As for the OKCupid matching test itself (which I'm not even sure still exists - I can't find it anymore)... Due to their insistence on false either/or choices, which in turn seems to spring from their utter failure to take polyamory, swinging, open marriages, or other ethical forms of nonmonogamy into account in formulating their questions and answering options, I have so far gotten both the Playboy & the Loverboy as results, with equally honest answers - and that's having only taken it twice, while I'm personally sure I could give at least one or two more sets of *also* equally honest, yet different, answers, thereby getting yet other results. The descriptions of both the Playboy & Loverboy types have a greater-than-random level of truth for me, but both also have big blind spots/false conclusions, based again on those artificially forced either/or answers to what *should* be multiple choice questions, resulting largely, as I said, from their failure to take honest, loving, but OPEN relationships into account. Just so you know. ;-)
It may or may not (up to you) be interesting, distressing, or delightful to note that, even among my freaky/odd/weird friends, I am sometimes considered just a little strange. *Good* strange (mostly), but strange. Often, when someone thinks they have me pigeon-holed, I do or say something that takes them (& quite possibly myself) totally by surprise.

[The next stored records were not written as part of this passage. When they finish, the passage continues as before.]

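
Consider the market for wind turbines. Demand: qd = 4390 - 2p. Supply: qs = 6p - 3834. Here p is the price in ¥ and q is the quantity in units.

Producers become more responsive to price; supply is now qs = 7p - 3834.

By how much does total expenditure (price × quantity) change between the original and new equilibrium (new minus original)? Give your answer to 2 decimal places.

Before the shock: 4390 - 2p = 6p - 3834 ⇒ 8224 = 8p ⇒ p = 1028, q = 2334.
The new curves are qd = 4390 - 2p (demand) and qs = 7p - 3834 (supply).
Setting them equal: 4390 - 2p = 7p - 3834 → 8224 = 9p, so p = 8224/9 ≈ 913.7778 and q = 23062/9 ≈ 2562.4444.
Expenditure moves from 1028×2334 = 2399352 to 913.7778×2562.4444 = 2341504.7901; change = -57847.21.

-57847.21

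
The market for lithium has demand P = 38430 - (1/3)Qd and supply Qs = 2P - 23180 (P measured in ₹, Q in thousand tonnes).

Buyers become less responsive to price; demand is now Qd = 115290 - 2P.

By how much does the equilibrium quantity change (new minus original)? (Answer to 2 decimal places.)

Original equilibrium: 115290 - 3P = 2P - 23180 gives 138470 = 5P, so P = 27694 and Q = 32208.
With the change applied: demand Qd = 115290 - 2P, supply Qs = 2P - 23180.
Clearing the new market: 115290 - 2P = 2P - 23180, so P = 34617.5 and Q = 46055.
ΔQ = 46055 − 32208 = +13847.00.

+13847.00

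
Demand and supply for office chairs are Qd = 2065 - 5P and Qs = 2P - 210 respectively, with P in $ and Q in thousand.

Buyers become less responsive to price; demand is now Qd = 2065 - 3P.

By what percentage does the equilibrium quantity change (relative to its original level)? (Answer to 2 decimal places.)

Original equilibrium: 2065 - 5P = 2P - 210 gives 2275 = 7P, so P = 325 and Q = 440.
The shock moves the curves to Qd = 2065 - 3P and Qs = 2P - 210.
New equilibrium: 2065 - 3P = 2P - 210 ⇒ 2275 = 5P ⇒ P = 455, Q = 700.
%ΔQ = (700 − 440) / 440 × 100 = +59.09%.

+59.09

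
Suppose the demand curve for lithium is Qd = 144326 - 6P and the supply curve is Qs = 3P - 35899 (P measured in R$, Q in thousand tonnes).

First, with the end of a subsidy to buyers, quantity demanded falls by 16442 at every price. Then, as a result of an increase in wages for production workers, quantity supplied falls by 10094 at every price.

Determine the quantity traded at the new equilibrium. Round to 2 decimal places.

11966.00

Before the shock: 144326 - 6P = 3P - 35899 ⇒ 180225 = 9P ⇒ P = 20025, Q = 24176.
The shock moves the curves to Qd = 127884 - 6P and Qs = 3P - 45993.
New equilibrium: 127884 - 6P = 3P - 45993 ⇒ 173877 = 9P ⇒ P = 57959/3 ≈ 19319.6667, Q = 11966.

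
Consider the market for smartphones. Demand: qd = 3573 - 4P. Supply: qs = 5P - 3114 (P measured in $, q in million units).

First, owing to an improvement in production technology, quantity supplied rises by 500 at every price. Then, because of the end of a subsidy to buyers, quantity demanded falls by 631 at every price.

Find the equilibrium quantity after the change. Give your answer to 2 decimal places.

472.67

Initially, 3573 - 4P = 5P - 3114, so 6687 = 9P and P = 743, q = 601.
After the shift, demand is qd = 2942 - 4P and supply is qs = 5P - 2614.
New equilibrium: 2942 - 4P = 5P - 2614 ⇒ 5556 = 9P ⇒ P = 1852/3 ≈ 617.3333, q = 1418/3 ≈ 472.6667.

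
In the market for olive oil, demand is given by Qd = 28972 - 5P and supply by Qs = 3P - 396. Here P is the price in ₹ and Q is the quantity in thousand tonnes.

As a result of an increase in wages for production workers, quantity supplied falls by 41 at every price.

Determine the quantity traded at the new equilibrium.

Solve the original market: 28972 - 5P = 3P - 396, hence P = 3671 and Q = 10617.
The new curves are Qd = 28972 - 5P (demand) and Qs = 3P - 437 (supply).
Equate the new curves: 28972 - 5P = 3P - 437, giving 29409 = 8P, P = 3676.125, Q = 10591.375.

10591.375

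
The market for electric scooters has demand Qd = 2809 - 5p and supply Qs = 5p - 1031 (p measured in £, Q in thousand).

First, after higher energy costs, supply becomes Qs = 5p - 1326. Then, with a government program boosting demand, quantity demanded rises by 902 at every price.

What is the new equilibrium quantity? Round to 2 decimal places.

1192.50

Initially, 2809 - 5p = 5p - 1031, so 3840 = 10p and p = 384, Q = 889.
After the shift, demand is Qd = 3711 - 5p and supply is Qs = 5p - 1326.
Equate the new curves: 3711 - 5p = 5p - 1326, giving 5037 = 10p, p = 503.7, Q = 1192.5.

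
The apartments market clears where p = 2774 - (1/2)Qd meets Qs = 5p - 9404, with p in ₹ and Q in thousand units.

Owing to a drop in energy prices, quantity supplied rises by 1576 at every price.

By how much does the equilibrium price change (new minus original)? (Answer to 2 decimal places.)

Solve the original market: 5548 - 2p = 5p - 9404, hence p = 2136 and Q = 1276.
The shock moves the curves to Qd = 5548 - 2p and Qs = 5p - 7828.
Setting them equal: 5548 - 2p = 5p - 7828 → 13376 = 7p, so p = 13376/7 ≈ 1910.8571 and Q = 12084/7 ≈ 1726.2857.
Δp = 1910.8571 − 2136 = -225.14.

-225.14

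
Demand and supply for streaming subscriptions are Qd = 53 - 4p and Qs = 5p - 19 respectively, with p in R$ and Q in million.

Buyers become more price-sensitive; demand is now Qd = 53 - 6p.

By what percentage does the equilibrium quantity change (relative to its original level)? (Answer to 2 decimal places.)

-34.63

Initially, 53 - 4p = 5p - 19, so 72 = 9p and p = 8, Q = 21.
The shock moves the curves to Qd = 53 - 6p and Qs = 5p - 19.
Clearing the new market: 53 - 6p = 5p - 19, so p = 72/11 ≈ 6.5455 and Q = 151/11 ≈ 13.7273.
%ΔQ = (13.7273 − 21) / 21 × 100 = -34.63%.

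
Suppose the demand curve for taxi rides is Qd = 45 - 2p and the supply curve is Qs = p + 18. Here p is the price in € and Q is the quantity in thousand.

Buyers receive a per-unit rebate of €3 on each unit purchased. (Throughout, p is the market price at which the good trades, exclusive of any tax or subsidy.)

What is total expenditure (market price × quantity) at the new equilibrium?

Original equilibrium: 45 - 2p = p + 18 gives 27 = 3p, so p = 9 and Q = 27.
Since buyers' out-of-pocket price is the market price minus the rebate, the effective demand curve becomes Qd = 51 - 2p.
New equilibrium: 51 - 2p = p + 18 ⇒ 33 = 3p ⇒ p = 11, Q = 29.
New expenditure = 11 × 29 = 319.

319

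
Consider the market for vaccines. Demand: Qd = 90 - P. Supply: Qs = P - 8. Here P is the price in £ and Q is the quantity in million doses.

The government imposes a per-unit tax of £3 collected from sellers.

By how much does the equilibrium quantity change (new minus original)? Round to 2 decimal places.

Before the shock: 90 - P = P - 8 ⇒ 98 = 2P ⇒ P = 49, Q = 41.
Since sellers keep the price net of the tax, the effective supply curve becomes Qs = P - 11.
Equate the new curves: 90 - P = P - 11, giving 101 = 2P, P = 50.5, Q = 39.5.
ΔQ = 39.5 − 41 = -1.50.

-1.50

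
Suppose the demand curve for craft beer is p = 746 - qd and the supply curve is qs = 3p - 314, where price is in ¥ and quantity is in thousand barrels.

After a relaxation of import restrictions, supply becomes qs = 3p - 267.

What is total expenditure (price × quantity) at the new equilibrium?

124788.9375

Before the shock: 746 - p = 3p - 314 ⇒ 1060 = 4p ⇒ p = 265, q = 481.
The new curves are qd = 746 - p (demand) and qs = 3p - 267 (supply).
Setting them equal: 746 - p = 3p - 267 → 1013 = 4p, so p = 253.25 and q = 492.75.
New expenditure = 253.25 × 492.75 = 124788.9375.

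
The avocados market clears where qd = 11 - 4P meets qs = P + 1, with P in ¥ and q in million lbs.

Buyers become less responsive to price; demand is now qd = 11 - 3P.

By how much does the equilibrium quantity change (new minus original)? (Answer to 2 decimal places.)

Initially, 11 - 4P = P + 1, so 10 = 5P and P = 2, q = 3.
The new curves are qd = 11 - 3P (demand) and qs = P + 1 (supply).
Setting them equal: 11 - 3P = P + 1 → 10 = 4P, so P = 2.5 and q = 3.5.
Δq = 3.5 − 3 = +0.50.

+0.50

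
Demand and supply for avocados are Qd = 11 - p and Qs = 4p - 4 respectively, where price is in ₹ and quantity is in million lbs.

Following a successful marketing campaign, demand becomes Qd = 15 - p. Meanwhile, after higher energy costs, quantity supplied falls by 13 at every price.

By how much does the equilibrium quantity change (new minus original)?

+0.6

Before the shock: 11 - p = 4p - 4 ⇒ 15 = 5p ⇒ p = 3, Q = 8.
The new curves are Qd = 15 - p (demand) and Qs = 4p - 17 (supply).
Setting them equal: 15 - p = 4p - 17 → 32 = 5p, so p = 6.4 and Q = 8.6.
ΔQ = 8.6 − 8 = +0.6.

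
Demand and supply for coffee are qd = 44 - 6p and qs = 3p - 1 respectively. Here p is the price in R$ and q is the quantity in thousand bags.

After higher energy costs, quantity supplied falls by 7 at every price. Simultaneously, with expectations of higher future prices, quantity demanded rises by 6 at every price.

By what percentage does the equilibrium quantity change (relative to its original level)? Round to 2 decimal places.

Solve the original market: 44 - 6p = 3p - 1, hence p = 5 and q = 14.
The new curves are qd = 50 - 6p (demand) and qs = 3p - 8 (supply).
Setting them equal: 50 - 6p = 3p - 8 → 58 = 9p, so p = 58/9 ≈ 6.4444 and q = 34/3 ≈ 11.3333.
%Δq = (11.3333 − 14) / 14 × 100 = -19.05%.

-19.05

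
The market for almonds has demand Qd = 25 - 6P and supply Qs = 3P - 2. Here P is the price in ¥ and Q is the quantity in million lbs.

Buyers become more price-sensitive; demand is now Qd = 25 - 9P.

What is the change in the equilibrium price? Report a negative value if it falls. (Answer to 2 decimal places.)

-0.75

Original equilibrium: 25 - 6P = 3P - 2 gives 27 = 9P, so P = 3 and Q = 7.
The shock moves the curves to Qd = 25 - 9P and Qs = 3P - 2.
Clearing the new market: 25 - 9P = 3P - 2, so P = 2.25 and Q = 4.75.
ΔP = 2.25 − 3 = -0.75.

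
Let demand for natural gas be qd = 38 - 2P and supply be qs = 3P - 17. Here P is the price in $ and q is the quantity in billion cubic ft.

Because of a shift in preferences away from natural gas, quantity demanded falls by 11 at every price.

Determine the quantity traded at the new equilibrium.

Original equilibrium: 38 - 2P = 3P - 17 gives 55 = 5P, so P = 11 and q = 16.
The new curves are qd = 27 - 2P (demand) and qs = 3P - 17 (supply).
New equilibrium: 27 - 2P = 3P - 17 ⇒ 44 = 5P ⇒ P = 8.8, q = 9.4.

9.4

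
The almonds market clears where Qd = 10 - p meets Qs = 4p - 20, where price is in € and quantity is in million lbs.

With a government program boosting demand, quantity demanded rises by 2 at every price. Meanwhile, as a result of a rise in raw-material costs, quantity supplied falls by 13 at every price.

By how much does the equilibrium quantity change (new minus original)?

Before the shock: 10 - p = 4p - 20 ⇒ 30 = 5p ⇒ p = 6, Q = 4.
After the shift, demand is Qd = 12 - p and supply is Qs = 4p - 33.
Equate the new curves: 12 - p = 4p - 33, giving 45 = 5p, p = 9, Q = 3.
ΔQ = 3 − 4 = -1.

-1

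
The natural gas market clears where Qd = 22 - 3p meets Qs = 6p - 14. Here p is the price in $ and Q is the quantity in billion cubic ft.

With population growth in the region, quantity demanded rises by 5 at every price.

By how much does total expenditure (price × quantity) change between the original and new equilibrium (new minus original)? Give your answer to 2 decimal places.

+20.74

Original equilibrium: 22 - 3p = 6p - 14 gives 36 = 9p, so p = 4 and Q = 10.
With the change applied: demand Qd = 27 - 3p, supply Qs = 6p - 14.
Clearing the new market: 27 - 3p = 6p - 14, so p = 41/9 ≈ 4.5556 and Q = 40/3 ≈ 13.3333.
Expenditure moves from 4×10 = 40 to 4.5556×13.3333 = 60.7407; change = +20.74.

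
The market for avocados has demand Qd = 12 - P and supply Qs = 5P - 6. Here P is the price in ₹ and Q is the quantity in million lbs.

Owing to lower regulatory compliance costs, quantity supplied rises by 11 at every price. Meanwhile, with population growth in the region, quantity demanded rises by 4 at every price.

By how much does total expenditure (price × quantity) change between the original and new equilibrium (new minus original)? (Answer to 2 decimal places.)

Before the shock: 12 - P = 5P - 6 ⇒ 18 = 6P ⇒ P = 3, Q = 9.
The shock moves the curves to Qd = 16 - P and Qs = 5P + 5.
Equate the new curves: 16 - P = 5P + 5, giving 11 = 6P, P = 11/6 ≈ 1.8333, Q = 85/6 ≈ 14.1667.
Expenditure moves from 3×9 = 27 to 1.8333×14.1667 = 25.9722; change = -1.03.

-1.03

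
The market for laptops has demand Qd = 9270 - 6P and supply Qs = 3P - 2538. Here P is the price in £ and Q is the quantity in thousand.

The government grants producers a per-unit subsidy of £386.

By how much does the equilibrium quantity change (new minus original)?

+772

Initially, 9270 - 6P = 3P - 2538, so 11808 = 9P and P = 1312, Q = 1398.
Since sellers receive the price plus the subsidy, the effective supply curve becomes Qs = 3P - 1380.
Clearing the new market: 9270 - 6P = 3P - 1380, so P = 3550/3 ≈ 1183.3333 and Q = 2170.
ΔQ = 2170 − 1398 = +772.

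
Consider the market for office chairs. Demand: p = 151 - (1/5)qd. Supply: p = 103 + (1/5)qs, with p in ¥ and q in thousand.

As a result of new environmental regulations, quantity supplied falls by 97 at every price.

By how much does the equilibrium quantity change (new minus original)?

Before the shock: 755 - 5p = 5p - 515 ⇒ 1270 = 10p ⇒ p = 127, q = 120.
The shock moves the curves to qd = 755 - 5p and qs = 5p - 612.
New equilibrium: 755 - 5p = 5p - 612 ⇒ 1367 = 10p ⇒ p = 136.7, q = 71.5.
Δq = 71.5 − 120 = -48.5.

-48.5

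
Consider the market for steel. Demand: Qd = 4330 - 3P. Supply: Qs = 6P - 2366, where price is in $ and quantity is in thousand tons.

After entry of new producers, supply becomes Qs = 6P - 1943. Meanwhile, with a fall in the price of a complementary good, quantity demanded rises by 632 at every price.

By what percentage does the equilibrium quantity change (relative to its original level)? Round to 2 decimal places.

Before the shock: 4330 - 3P = 6P - 2366 ⇒ 6696 = 9P ⇒ P = 744, Q = 2098.
The shock moves the curves to Qd = 4962 - 3P and Qs = 6P - 1943.
New equilibrium: 4962 - 3P = 6P - 1943 ⇒ 6905 = 9P ⇒ P = 6905/9 ≈ 767.2222, Q = 7981/3 ≈ 2660.3333.
%ΔQ = (2660.3333 − 2098) / 2098 × 100 = +26.80%.

+26.80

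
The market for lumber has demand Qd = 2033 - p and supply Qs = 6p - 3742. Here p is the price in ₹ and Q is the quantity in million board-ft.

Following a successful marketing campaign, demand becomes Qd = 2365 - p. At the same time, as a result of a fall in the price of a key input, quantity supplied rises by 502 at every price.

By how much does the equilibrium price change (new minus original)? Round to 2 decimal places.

-24.29

Initially, 2033 - p = 6p - 3742, so 5775 = 7p and p = 825, Q = 1208.
The new curves are Qd = 2365 - p (demand) and Qs = 6p - 3240 (supply).
Equate the new curves: 2365 - p = 6p - 3240, giving 5605 = 7p, p = 5605/7 ≈ 800.7143, Q = 10950/7 ≈ 1564.2857.
Δp = 800.7143 − 825 = -24.29.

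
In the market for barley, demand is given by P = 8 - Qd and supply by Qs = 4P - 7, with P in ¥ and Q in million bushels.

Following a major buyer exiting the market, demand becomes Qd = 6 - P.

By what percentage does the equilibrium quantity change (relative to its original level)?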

On another (mostly) unrelated note: I can (& do) see beauty & sexiness in a far wider variety of women than most guys do, even many other non-mainstream guys. And I often find that a woman I didn't think terribly attractive when I first saw or met her, becomes more & more attractive to me as I get to know her better.
That said, however:
Is it really so wrong of me to hope that, among all the cool women I might find myself attracted to upon meeting & getting to know them, I could also meet some fabulous women whom I find to be reasonably hot *before* I get to know them? - Ones who find me attractive, as well (on *either* basis [on sight, or on getting to know me]? I own a mirror & I readily understand that women being attracted to my looks alone is, while not impossible, not *the* likeliest thing in the world either.
Relationships where friendship &/or love kindle lust, in that order, are great; but I'd also like some where that sequence is reversed (feel the lust right away, *then* fall in love/become Friends With Benefits), y'know?
Does that make me a bad person? I don't think so, but that's me.
You know, I just figured - while I'm asking the universe for what I want in life, with no regard for likelihood or even plausibility (like a big lottery win), I thought I might as well throw that in, too.